Originally I wanted to be this healed version of myself since, 30s is supposed to be when we hit these specific milestones. Big girl job, marriage, kids, travel, peak hotness, but now that I’m here, I’m more so aware of the things I want to change within, instead of focused on the inevitable change that’s going to happen around me.
I think 30 is this era where you finally see all the things you did in your 20s paying off. Whether in a good or bad way, you know where you are, your feet are on the ground, even if you aren’t familiar with the soil.
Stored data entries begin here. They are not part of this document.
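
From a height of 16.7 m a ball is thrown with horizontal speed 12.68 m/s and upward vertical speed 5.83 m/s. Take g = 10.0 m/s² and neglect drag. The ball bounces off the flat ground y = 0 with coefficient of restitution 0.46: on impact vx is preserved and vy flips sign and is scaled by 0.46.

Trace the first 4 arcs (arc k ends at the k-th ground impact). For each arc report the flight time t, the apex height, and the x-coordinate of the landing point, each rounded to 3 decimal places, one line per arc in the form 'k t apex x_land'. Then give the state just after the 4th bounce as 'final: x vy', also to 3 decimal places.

Arc 1: start y=16.700, vy=5.830 → t=2.501, apex=18.399, x_land=31.717, impact vy=-19.183
  bounce: vy ← 0.46·19.183 = 8.824
Arc 2: start y=0.000, vy=8.824 → t=1.765, apex=3.893, x_land=54.095, impact vy=-8.824
  bounce: vy ← 0.46·8.824 = 4.059
Arc 3: start y=0.000, vy=4.059 → t=0.812, apex=0.824, x_land=64.389, impact vy=-4.059
  bounce: vy ← 0.46·4.059 = 1.867
Arc 4: start y=0.000, vy=1.867 → t=0.373, apex=0.174, x_land=69.124, impact vy=-1.867
  bounce: vy ← 0.46·1.867 = 0.859

1 2.501 18.399 31.717
2 1.765 3.893 54.095
3 0.812 0.824 64.389
4 0.373 0.174 69.124
final: 69.124 0.859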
Which brings us to today, I’m back and I’m better, I’m actually hoping I’m funnier. There was a blip in the timeline about a year ago when I shared a few trauma dump related essays on social media and my website, lucky for me all of 3 people read it. Unlucky for me one of them was my old neighbor meets family friend, who I reached out to for career advice. I’m sure he stumbled upon the first paragraph of one of my pieces from 2023 while looking through my LinkedIn, read it, and drove home to give his daughter the biggest hug and kiss. “Phew honey, things could be worse”
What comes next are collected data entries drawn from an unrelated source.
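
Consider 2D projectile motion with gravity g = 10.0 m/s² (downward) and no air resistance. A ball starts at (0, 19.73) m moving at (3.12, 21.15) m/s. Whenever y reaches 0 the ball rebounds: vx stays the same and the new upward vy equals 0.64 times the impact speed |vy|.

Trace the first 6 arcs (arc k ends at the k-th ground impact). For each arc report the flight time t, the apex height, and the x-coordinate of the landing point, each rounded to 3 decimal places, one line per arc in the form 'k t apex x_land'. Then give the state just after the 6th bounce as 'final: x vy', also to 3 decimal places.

1 5.017 42.096 15.652
2 3.714 17.243 27.240
3 2.377 7.063 34.656
4 1.521 2.893 39.402
5 0.974 1.185 42.440
6 0.623 0.485 44.384
final: 44.384 1.994

Arc 1: start y=19.730, vy=21.150 → t=5.017, apex=42.096, x_land=15.652, impact vy=-29.016
  bounce: vy ← 0.64·29.016 = 18.570
Arc 2: start y=0.000, vy=18.570 → t=3.714, apex=17.243, x_land=27.240, impact vy=-18.570
  bounce: vy ← 0.64·18.570 = 11.885
Arc 3: start y=0.000, vy=11.885 → t=2.377, apex=7.063, x_land=34.656, impact vy=-11.885
  bounce: vy ← 0.64·11.885 = 7.606
Arc 4: start y=0.000, vy=7.606 → t=1.521, apex=2.893, x_land=39.402, impact vy=-7.606
  bounce: vy ← 0.64·7.606 = 4.868
Arc 5: start y=0.000, vy=4.868 → t=0.974, apex=1.185, x_land=42.440, impact vy=-4.868
  bounce: vy ← 0.64·4.868 = 3.116
Arc 6: start y=0.000, vy=3.116 → t=0.623, apex=0.485, x_land=44.384, impact vy=-3.116
  bounce: vy ← 0.64·3.116 = 1.994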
But things are better now, and I think this version of me has a better perspective on things, is a little more open without scaring you away, and just feels a bit more familiar. I hope that you are in a similar space, and we can continue to find our voices together, cause no one tells you what to do when you’re on the other side of survival, or you’re at least seeing it on the horizon. How do you act once the dust settles? I’m not really sure, so here I am in the new thick of it. Writing what I think anyone should want to here, a reality check, or if I had one, something my big sister would say.